Should we consider developing an open agent? At BarCampESM we discussed the idea of having a standard open source agent that has all the following traits.
Deployed on OS
Standard Agent API
Normalized View
Regarding "Deploy on OS" concerns me (in my microcosm of Cisc) as we are very cautios of making target system "unsupported" by installing non-Cisco certified software on devices. As well, as Cisco moves to more appliance like Linux based devices, they do not allow ANY access to the device other than a locked up CLI shell to perform basic functions for the OS.
I still will relay heavily on probes, collectors, or off-box agents accessing target devices remotely to collect data via SNMP, WMI, Perfmon to extract the required data to monitor devices.
I agree that an open, standardized agent would not be a one-size fits all solution, but it seems that it could simplify a lot of infrastructure and deployment issues.

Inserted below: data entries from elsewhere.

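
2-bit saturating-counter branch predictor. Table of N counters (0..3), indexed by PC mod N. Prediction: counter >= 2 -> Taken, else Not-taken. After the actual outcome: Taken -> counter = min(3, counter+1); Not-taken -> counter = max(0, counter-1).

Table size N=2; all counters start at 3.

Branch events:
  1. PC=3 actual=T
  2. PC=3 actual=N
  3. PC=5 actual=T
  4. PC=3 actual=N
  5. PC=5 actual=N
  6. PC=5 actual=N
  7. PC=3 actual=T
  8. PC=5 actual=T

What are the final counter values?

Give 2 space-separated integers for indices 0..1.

Answer: 3 2

Derivation:
Ev 1: PC=3 idx=1 pred=T actual=T -> ctr[1]=3
Ev 2: PC=3 idx=1 pred=T actual=N -> ctr[1]=2
Ev 3: PC=5 idx=1 pred=T actual=T -> ctr[1]=3
Ev 4: PC=3 idx=1 pred=T actual=N -> ctr[1]=2
Ev 5: PC=5 idx=1 pred=T actual=N -> ctr[1]=1
Ev 6: PC=5 idx=1 pred=N actual=N -> ctr[1]=0
Ev 7: PC=3 idx=1 pred=N actual=T -> ctr[1]=1
Ev 8: PC=5 idx=1 pred=N actual=T -> ctr[1]=2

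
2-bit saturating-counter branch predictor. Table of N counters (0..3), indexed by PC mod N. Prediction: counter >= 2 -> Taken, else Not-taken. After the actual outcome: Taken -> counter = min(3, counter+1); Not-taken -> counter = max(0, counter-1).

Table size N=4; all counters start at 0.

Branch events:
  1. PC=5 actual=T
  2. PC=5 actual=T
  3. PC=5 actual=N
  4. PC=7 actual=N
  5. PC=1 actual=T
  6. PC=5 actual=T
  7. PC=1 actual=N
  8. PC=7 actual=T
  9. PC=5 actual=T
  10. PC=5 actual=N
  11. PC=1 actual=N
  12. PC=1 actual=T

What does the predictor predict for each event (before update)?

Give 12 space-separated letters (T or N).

Ev 1: PC=5 idx=1 pred=N actual=T -> ctr[1]=1
Ev 2: PC=5 idx=1 pred=N actual=T -> ctr[1]=2
Ev 3: PC=5 idx=1 pred=T actual=N -> ctr[1]=1
Ev 4: PC=7 idx=3 pred=N actual=N -> ctr[3]=0
Ev 5: PC=1 idx=1 pred=N actual=T -> ctr[1]=2
Ev 6: PC=5 idx=1 pred=T actual=T -> ctr[1]=3
Ev 7: PC=1 idx=1 pred=T actual=N -> ctr[1]=2
Ev 8: PC=7 idx=3 pred=N actual=T -> ctr[3]=1
Ev 9: PC=5 idx=1 pred=T actual=T -> ctr[1]=3
Ev 10: PC=5 idx=1 pred=T actual=N -> ctr[1]=2
Ev 11: PC=1 idx=1 pred=T actual=N -> ctr[1]=1
Ev 12: PC=1 idx=1 pred=N actual=T -> ctr[1]=2

Answer: N N T N N T T N T T T N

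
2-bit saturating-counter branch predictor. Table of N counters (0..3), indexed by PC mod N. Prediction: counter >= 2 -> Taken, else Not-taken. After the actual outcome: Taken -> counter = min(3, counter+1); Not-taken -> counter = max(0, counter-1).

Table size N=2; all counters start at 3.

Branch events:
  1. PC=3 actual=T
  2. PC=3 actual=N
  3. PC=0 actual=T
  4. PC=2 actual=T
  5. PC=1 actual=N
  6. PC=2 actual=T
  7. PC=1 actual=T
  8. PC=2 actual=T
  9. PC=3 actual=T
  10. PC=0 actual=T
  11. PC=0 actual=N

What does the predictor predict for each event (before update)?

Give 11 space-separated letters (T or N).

Answer: T T T T T T N T T T T

Derivation:
Ev 1: PC=3 idx=1 pred=T actual=T -> ctr[1]=3
Ev 2: PC=3 idx=1 pred=T actual=N -> ctr[1]=2
Ev 3: PC=0 idx=0 pred=T actual=T -> ctr[0]=3
Ev 4: PC=2 idx=0 pred=T actual=T -> ctr[0]=3
Ev 5: PC=1 idx=1 pred=T actual=N -> ctr[1]=1
Ev 6: PC=2 idx=0 pred=T actual=T -> ctr[0]=3
Ev 7: PC=1 idx=1 pred=N actual=T -> ctr[1]=2
Ev 8: PC=2 idx=0 pred=T actual=T -> ctr[0]=3
Ev 9: PC=3 idx=1 pred=T actual=T -> ctr[1]=3
Ev 10: PC=0 idx=0 pred=T actual=T -> ctr[0]=3
Ev 11: PC=0 idx=0 pred=T actual=N -> ctr[0]=2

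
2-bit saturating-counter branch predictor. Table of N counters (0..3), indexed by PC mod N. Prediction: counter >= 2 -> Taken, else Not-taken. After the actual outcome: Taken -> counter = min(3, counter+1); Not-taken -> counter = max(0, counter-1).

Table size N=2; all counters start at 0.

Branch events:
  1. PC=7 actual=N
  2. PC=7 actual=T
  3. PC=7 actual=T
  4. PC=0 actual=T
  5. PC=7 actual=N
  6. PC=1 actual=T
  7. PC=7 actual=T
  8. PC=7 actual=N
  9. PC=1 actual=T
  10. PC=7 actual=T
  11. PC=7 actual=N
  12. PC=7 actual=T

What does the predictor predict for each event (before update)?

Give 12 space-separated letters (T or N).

Ev 1: PC=7 idx=1 pred=N actual=N -> ctr[1]=0
Ev 2: PC=7 idx=1 pred=N actual=T -> ctr[1]=1
Ev 3: PC=7 idx=1 pred=N actual=T -> ctr[1]=2
Ev 4: PC=0 idx=0 pred=N actual=T -> ctr[0]=1
Ev 5: PC=7 idx=1 pred=T actual=N -> ctr[1]=1
Ev 6: PC=1 idx=1 pred=N actual=T -> ctr[1]=2
Ev 7: PC=7 idx=1 pred=T actual=T -> ctr[1]=3
Ev 8: PC=7 idx=1 pred=T actual=N -> ctr[1]=2
Ev 9: PC=1 idx=1 pred=T actual=T -> ctr[1]=3
Ev 10: PC=7 idx=1 pred=T actual=T -> ctr[1]=3
Ev 11: PC=7 idx=1 pred=T actual=N -> ctr[1]=2
Ev 12: PC=7 idx=1 pred=T actual=T -> ctr[1]=3

Answer: N N N N T N T T T T T T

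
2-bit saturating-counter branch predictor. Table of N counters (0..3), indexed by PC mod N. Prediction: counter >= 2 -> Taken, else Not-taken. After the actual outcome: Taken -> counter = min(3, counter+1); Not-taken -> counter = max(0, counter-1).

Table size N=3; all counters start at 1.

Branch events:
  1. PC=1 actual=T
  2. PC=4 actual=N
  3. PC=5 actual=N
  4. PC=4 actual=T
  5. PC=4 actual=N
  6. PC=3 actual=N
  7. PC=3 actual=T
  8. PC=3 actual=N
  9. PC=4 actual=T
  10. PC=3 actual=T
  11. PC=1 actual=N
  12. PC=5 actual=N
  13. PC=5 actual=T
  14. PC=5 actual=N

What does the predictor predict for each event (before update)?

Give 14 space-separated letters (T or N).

Answer: N T N N T N N N N N T N N N

Derivation:
Ev 1: PC=1 idx=1 pred=N actual=T -> ctr[1]=2
Ev 2: PC=4 idx=1 pred=T actual=N -> ctr[1]=1
Ev 3: PC=5 idx=2 pred=N actual=N -> ctr[2]=0
Ev 4: PC=4 idx=1 pred=N actual=T -> ctr[1]=2
Ev 5: PC=4 idx=1 pred=T actual=N -> ctr[1]=1
Ev 6: PC=3 idx=0 pred=N actual=N -> ctr[0]=0
Ev 7: PC=3 idx=0 pred=N actual=T -> ctr[0]=1
Ev 8: PC=3 idx=0 pred=N actual=N -> ctr[0]=0
Ev 9: PC=4 idx=1 pred=N actual=T -> ctr[1]=2
Ev 10: PC=3 idx=0 pred=N actual=T -> ctr[0]=1
Ev 11: PC=1 idx=1 pred=T actual=N -> ctr[1]=1
Ev 12: PC=5 idx=2 pred=N actual=N -> ctr[2]=0
Ev 13: PC=5 idx=2 pred=N actual=T -> ctr[2]=1
Ev 14: PC=5 idx=2 pred=N actual=N -> ctr[2]=0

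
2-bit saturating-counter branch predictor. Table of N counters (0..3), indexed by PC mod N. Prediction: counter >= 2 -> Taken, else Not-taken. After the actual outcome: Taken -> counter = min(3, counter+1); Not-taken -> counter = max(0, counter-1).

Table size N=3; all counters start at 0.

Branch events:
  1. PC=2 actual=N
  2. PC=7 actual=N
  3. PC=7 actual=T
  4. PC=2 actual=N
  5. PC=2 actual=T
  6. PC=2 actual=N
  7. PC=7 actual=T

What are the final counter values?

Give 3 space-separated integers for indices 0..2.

Ev 1: PC=2 idx=2 pred=N actual=N -> ctr[2]=0
Ev 2: PC=7 idx=1 pred=N actual=N -> ctr[1]=0
Ev 3: PC=7 idx=1 pred=N actual=T -> ctr[1]=1
Ev 4: PC=2 idx=2 pred=N actual=N -> ctr[2]=0
Ev 5: PC=2 idx=2 pred=N actual=T -> ctr[2]=1
Ev 6: PC=2 idx=2 pred=N actual=N -> ctr[2]=0
Ev 7: PC=7 idx=1 pred=N actual=T -> ctr[1]=2

Answer: 0 2 0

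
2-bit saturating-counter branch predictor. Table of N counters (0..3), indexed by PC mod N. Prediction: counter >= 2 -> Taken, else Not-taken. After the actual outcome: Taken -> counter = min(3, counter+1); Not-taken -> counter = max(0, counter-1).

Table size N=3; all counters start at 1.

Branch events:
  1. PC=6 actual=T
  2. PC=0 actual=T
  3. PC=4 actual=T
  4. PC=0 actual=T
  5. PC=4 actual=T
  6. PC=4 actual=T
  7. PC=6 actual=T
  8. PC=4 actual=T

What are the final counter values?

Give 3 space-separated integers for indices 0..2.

Answer: 3 3 1

Derivation:
Ev 1: PC=6 idx=0 pred=N actual=T -> ctr[0]=2
Ev 2: PC=0 idx=0 pred=T actual=T -> ctr[0]=3
Ev 3: PC=4 idx=1 pred=N actual=T -> ctr[1]=2
Ev 4: PC=0 idx=0 pred=T actual=T -> ctr[0]=3
Ev 5: PC=4 idx=1 pred=T actual=T -> ctr[1]=3
Ev 6: PC=4 idx=1 pred=T actual=T -> ctr[1]=3
Ev 7: PC=6 idx=0 pred=T actual=T -> ctr[0]=3
Ev 8: PC=4 idx=1 pred=T actual=T -> ctr[1]=3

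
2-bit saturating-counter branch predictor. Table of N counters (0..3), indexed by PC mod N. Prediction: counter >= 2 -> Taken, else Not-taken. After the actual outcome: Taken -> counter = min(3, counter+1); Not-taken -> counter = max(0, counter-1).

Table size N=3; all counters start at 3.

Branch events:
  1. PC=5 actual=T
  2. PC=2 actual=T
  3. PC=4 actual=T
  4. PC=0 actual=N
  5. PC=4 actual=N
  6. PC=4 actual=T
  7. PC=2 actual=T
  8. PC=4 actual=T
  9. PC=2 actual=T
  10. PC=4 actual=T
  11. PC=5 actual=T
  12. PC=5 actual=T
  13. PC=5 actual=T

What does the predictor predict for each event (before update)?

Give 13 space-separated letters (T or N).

Answer: T T T T T T T T T T T T T

Derivation:
Ev 1: PC=5 idx=2 pred=T actual=T -> ctr[2]=3
Ev 2: PC=2 idx=2 pred=T actual=T -> ctr[2]=3
Ev 3: PC=4 idx=1 pred=T actual=T -> ctr[1]=3
Ev 4: PC=0 idx=0 pred=T actual=N -> ctr[0]=2
Ev 5: PC=4 idx=1 pred=T actual=N -> ctr[1]=2
Ev 6: PC=4 idx=1 pred=T actual=T -> ctr[1]=3
Ev 7: PC=2 idx=2 pred=T actual=T -> ctr[2]=3
Ev 8: PC=4 idx=1 pred=T actual=T -> ctr[1]=3
Ev 9: PC=2 idx=2 pred=T actual=T -> ctr[2]=3
Ev 10: PC=4 idx=1 pred=T actual=T -> ctr[1]=3
Ev 11: PC=5 idx=2 pred=T actual=T -> ctr[2]=3
Ev 12: PC=5 idx=2 pred=T actual=T -> ctr[2]=3
Ev 13: PC=5 idx=2 pred=T actual=T -> ctr[2]=3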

This is something I've been thinking about for a while. I don't have much to add at this point. But I will say that I think one of the most important pieces will be a solid plugin/extension API. Really, at it's core, an open agent could be just a very basic core that supports loading of various plugins which enable the particular features needed. That way, one agent could serve the needs of monitoring, deployment, remote control, etc.
Isn't there one that is already shipped with every operating system on the planet? Net-SNMP? Why re-invent the wheel when we can perhaps contribute to that project and make the agent better or add functionality that is missing? It's a well know protocol, the agent specification is already extensible so contributing subagents is a breeze.
I know, I know, most folks hear SNMP and run away, but, there isn't a protocol out there that has stood the test of time like SNMP and, it is extremely scalable. Let's take our resources and put them into a project that has already been benefiting the open source community long before we all decided open source was cool.
Dave, I think the key is that there is a limitation on SNMP for passive management. What about people who are installing agents for active management (configuration, etc.)? I asked Erik to summarize in detail why he thought this was a good idea and the discussion. The purpose of the question is to figure out if this is the right question or as you assert can we just apply our resources to make what already exists better.
Well I guess we need to give the folks who were part of these discussions a chance to explain what the rationale is for such a project.
What are the shortcomings of existing agents? Hyperic has Sigar that is GPL licensed and there may be others.
Some description on what the perceived problem this project would be addressing will be very helpful
I see several issues with yet another agent
Deployment
How is the agent deployed to the target system ?
Without a centralized software management system (which needs an agent ...), this means manual install on every client. Not very promising.
Security
Pull or push model ?
With push, the agent needs to open a port and listen to incoming request. Any open port is usually considered a security risk.
Using pull, it must regularly check for management request. One cannot do immediate requests but wait for the next pull. And with lots of clients, pulls will clutter the network.
Discovery
How can a client (running the agent) be discovered ?
Protocol
How should the agent talk to the management application ?
REST would be nice (and maybe the only reason for a new agent).
But this still leaves resource representation open.
XML is considered bloated and not very useful for monitoring. Monitoring must be done on the client (RRDtool ?!) as well as policy evaluation. Policy violations (disk full !) can then be reported asynchronously.
Data Model
How to represent managed entities and their relations ?
It should be object oriented and allow discovery of relations. If a network switch fails, you do want to know which services are affected. The model must support to discover services routed over the failed switch.
In band - out band
Management of clients in case of critical hardware failures
If the power supply burns, the CPU just overheated or the kernel crashed, the system must still be manageable. This requires as Baseboard Management Controller (BMC) ideally speaking the same language as the agent.
Reusability
Writing management instrumentation is hard. How can existing instrumentation code being reused ?
Interoperability
Mixed Windows/Unix/Linux environments are fact today.
Who's going to develop and support the agent across these environments ?
So what's wrong with existing standards and solutions ? CIM and WS-Management have solved most of the above mentioned problems.
Instead of reinventing the wheel, effort is better spend in making these standards more mature and interoperable. Interestingly enough, Microsoft opted for WS-Management because customer asked them for interoperable management.
OMC should jump onto this bandwagon and push Microsoft further down this road.